La différence de valorisation de l’Histoire de Drancy et de la Normandie, n’est pas la seule que nous avons constaté. Effectivement, la reconnaissance publique des faits historiques avancent pas à pas à Drancy tandis qu’elle a été quasi immédiate en Normandie. La mémoire glorieuse et le commencement de la fin de la guerre a aidé cette reconnaissance. Pour preuve, des projets à l’initiative des citoyens ont pris place en nombre depuis la fin de la guerre. Au contraire, la ville de Drancy, qui a connu une mémoire que l’on peut qualifier de douloureuse et de honteuse, peine à être reconnu par l’État. Ce n’est qu’en 1995, près de 50 ans après, que le président Jacques Chirac reconnaît la responsabilité de la France dans la déportation et l’extermination de Juifs durant la Seconde Guerre mondiale.

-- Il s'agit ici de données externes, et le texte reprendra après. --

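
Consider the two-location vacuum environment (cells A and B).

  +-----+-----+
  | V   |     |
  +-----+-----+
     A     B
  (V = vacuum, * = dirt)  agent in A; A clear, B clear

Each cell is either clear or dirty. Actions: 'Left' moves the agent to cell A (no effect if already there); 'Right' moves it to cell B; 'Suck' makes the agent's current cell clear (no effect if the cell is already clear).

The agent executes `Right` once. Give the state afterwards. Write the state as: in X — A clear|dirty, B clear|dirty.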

Valorisation ascendante, mémoire différente

L’Histoire de la Seconde Guerre mondiale sur le territoire de la Normandie est valorisée majoritairement grâce aux initiatives citoyennes et individuelles qu’elle rencontre. Les citoyens locaux ont une connaissance naturelle de cette période historique et certains ont une collection privée d’objets de cette époque. C’est une mémoire qui perdure. De nombreuses structures ont été créées comme l’association des Amis des Vétérans Américains ou encore le comité du Débarquement qui finance la plupart des projets. À l’inverse, dans la ville de Drancy, la mémoire de la Seconde Guerre mondiale s’éteint. Aucun projet n’est mis en place, et les commémorations se font rares. Une association, en lien avec son Histoire, avait été créée mais n’a pas perdurer et s’est effacée.